Infectious Disease Pipeline
Our goal is to build a franchise in the field of infectious diseases through the discovery and development of new mechanism of action antibiotics focused on treating patients with serious bacterial infections, where there is a substantial unmet need and where we believe we have the ability to show meaningful advantages over current treatments. Our focus is on developing patient friendly antibiotics against pathogens that represent serious healthcare threats.
In December 2017, we expanded our activities in the field of infectious diseases with the acquisition of Discuva Limited, a privately held U.K.-based company. Through this acquisition, we obtained a bacterial genetics software based technology (our Discuva Platform), which facilitates the discovery and development of new mechanism antibiotics. Our Discuva Platform can be used to help elucidate new bacterial targets for drug discovery, understand the mechanism of action of antibiotics and optimize preclinical antibiotic candidates against the propensity to develop bacterial resistance. In addition to discovery project support, the deep biology and microbiology expertise of the Discuva group has been utilized over the past year to gain a better understanding of the mechanism of action of ridinilazole and to characterize the preclinical microbiology of ridinilazole in greater detail. The mechanism of action and microbiology studies will form part of the new drug application, or NDA, filing for ridinilazole.

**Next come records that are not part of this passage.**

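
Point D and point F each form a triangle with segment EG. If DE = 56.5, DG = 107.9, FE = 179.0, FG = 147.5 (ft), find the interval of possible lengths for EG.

From triangle DEG: |56.5 − 107.9| < EG < 56.5 + 107.9, i.e. 51.4 < EG < 164.4.
From triangle FEG: 31.5 < EG < 326.5.
Both must hold, so EG lies in the intersection.

51.4 < EG < 164.4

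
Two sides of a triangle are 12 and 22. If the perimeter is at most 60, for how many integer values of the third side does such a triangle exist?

Triangle inequality: 10 < x < 34. Perimeter ≤ 60 gives x ≤ 60 − 12 − 22 = 26.
So 10 < x ≤ 26; integers 11 through 26: 16 values.

16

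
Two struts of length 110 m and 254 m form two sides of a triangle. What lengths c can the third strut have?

144 < c < 364

By the triangle inequality, c must be less than 110 + 254 = 364 and greater than |110 − 254| = 144.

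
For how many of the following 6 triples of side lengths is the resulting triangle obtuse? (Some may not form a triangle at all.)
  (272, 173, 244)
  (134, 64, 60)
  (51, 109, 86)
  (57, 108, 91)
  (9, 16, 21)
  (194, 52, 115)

(272,173,244): 173²+244² = 89465 > 73984 = 272² → acute
(134,64,60): 60+64 ≤ 134, not a triangle
(51,109,86): 51²+86² = 9997 < 11881 = 109² → obtuse
(57,108,91): 57²+91² = 11530 < 11664 = 108² → obtuse
(9,16,21): 9²+16² = 337 < 441 = 21² → obtuse
(194,52,115): 52+115 ≤ 194, not a triangle
3 of the 6 are obtuse.

3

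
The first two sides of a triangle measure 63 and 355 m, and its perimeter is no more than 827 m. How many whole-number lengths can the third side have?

117

Triangle inequality: 292 < x < 418. Perimeter ≤ 827 gives x ≤ 827 − 63 − 355 = 409.
So 292 < x ≤ 409; integers 293 through 409: 117 values.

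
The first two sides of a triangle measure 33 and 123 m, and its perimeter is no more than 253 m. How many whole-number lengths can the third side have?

Triangle inequality: 90 < x < 156. Perimeter ≤ 253 gives x ≤ 253 − 33 − 123 = 97.
So 90 < x ≤ 97; integers 91 through 97: 7 values.

7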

Enterobacteriaceae program
We continue to advance our late lead optimization program targeting infections caused by Enterobacteriaceae. We have used our Discuva Platform to identify a novel bacterial target and chemotype for the potential treatment of Enterobacteriaceae infections. Enterobacteriaceae are a family of bacteria responsible for serious infections across a number of conditions including bloodstream infections, urinary tract infections and hospital-acquired pneumonias. Multidrug resistant Enterobacteriaceae are resistant to treatment by most or occasionally all existing antibiotics. The most difficult to treat among them are the Extended Spectrum Beta-Lactamase ("ESBL")-producing and the Carbapenem-Resistant Enterobacteriaceae which according to the CDC, have collectively caused an estimated 210,500 infections and 10,200 deaths in hospitalized patients in the United States in 2017. Our DDS-04 series continues to build on highly promising preclinical in vivo efficacy data with an immediate focus on a new antibiotic agent for the treatment of complex urinary tract infections and associated bacteremia.